Le 18 juin 2026, Journée internationale de la lutte contre les discours de haine, a rassemblé à Yaoundé les acteurs du droit humain et de la communication responsable. Le Centre des Nations Unies pour les Droits de l’Homme et la Démocratie en Afrique centrale, conjointement avec EDUK‑MEDIA Cameroun, ont mis en œuvre un programme de renforcement des capacités destiné aux jeunes leaders du pays.
Le jour précédent, le 17 juin, un groupe de étudiants issus de plusieurs universités camerounaises ainsi que des membres d’organisations de jeunesse ont participé à un atelier intensif. L’objectif était clair : développer l’esprit critique et enseigner les méthodes de vérification de l’information, afin d’équiper les futurs influenceurs d’outils concrets contre la désinformation.
Dans un contexte où les plateformes numériques amplifient la diffusion de propos haineux, la capacité à identifier, analyser et corriger les fausses affirmations devient un rempart essentiel. Le fact‑checking, loin d’être un simple exercice académique, se transforme en bouclier citoyen contre la polarisation et la violence verbale.
Le Cameroun, comme de nombreuses nations d’Afrique centrale, voit croître l’usage des réseaux sociaux sans toujours disposer d’une culture de vérification robuste. Les rumeurs qui circulent en ligne peuvent rapidement se muer en discours de haine, alimentant des tensions communautaires déjà fragiles. Cette réalité impose aux éducateurs et aux médias une responsabilité accrue de former les jeunes à la rigueur informationnelle.

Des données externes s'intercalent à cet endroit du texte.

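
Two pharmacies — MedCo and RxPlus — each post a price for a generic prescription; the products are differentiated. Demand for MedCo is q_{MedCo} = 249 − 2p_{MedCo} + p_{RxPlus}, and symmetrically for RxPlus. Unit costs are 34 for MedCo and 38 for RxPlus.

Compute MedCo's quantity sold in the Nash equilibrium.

MedCo's profit: π = (p_{MedCo} − 34)(249 − 2p_{MedCo} + p_{RxPlus}).
∂π/∂p_{MedCo} = 317 − 4p_{MedCo} + p_{RxPlus} = 0 ⇒ p_{MedCo} = 79.25 + 0.25p_{RxPlus}.
Similarly p_{RxPlus} = 81.25 + 0.25p_{MedCo}.
Solving the two reaction functions simultaneously: (1 − (0.25)(0.25))p_{MedCo} = 79.25 + 0.25·81.25, so 0.9375p_{MedCo} = 99.5625 and p_{MedCo} = 106.2.
Then p_{RxPlus} = 81.25 + 0.25·106.2 = 107.8.
q_{MedCo} = 249 − 2·106.2 + 107.8 = 144.4.

144.4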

Les participants à l’atelier ont reçu des outils pratiques : méthodologies de recherche, critères d’évaluation des sources, et techniques de rédaction d’une réponse factuelle. En outre, ils ont été encouragés à partager leurs apprentissages au sein de leurs réseaux, créant ainsi un effet multiplicateur qui dépasse les murs de la salle de formation.
Ce renforcement des compétences s’inscrit dans une dynamique plus large de la région, où les institutions internationales et les acteurs locaux cherchent à instaurer un écosystème médiatique plus résilient. En dotant les jeunes de compétences de vérification, le projet vise à réduire la propagation des propos injurieux et à favoriser un débat public fondé sur la vérité.
Les retombées attendues sont multiples : une meilleure capacité des jeunes à contester les fausses informations, une réduction des incidents liés aux discours de haine, et un modèle reproductible pour d’autres capitales africaines. Alors que les défis numériques persistent, la formation de ces leaders promet de nourrir une société plus éclairée, où chaque parole est pesée avant d’être partagée.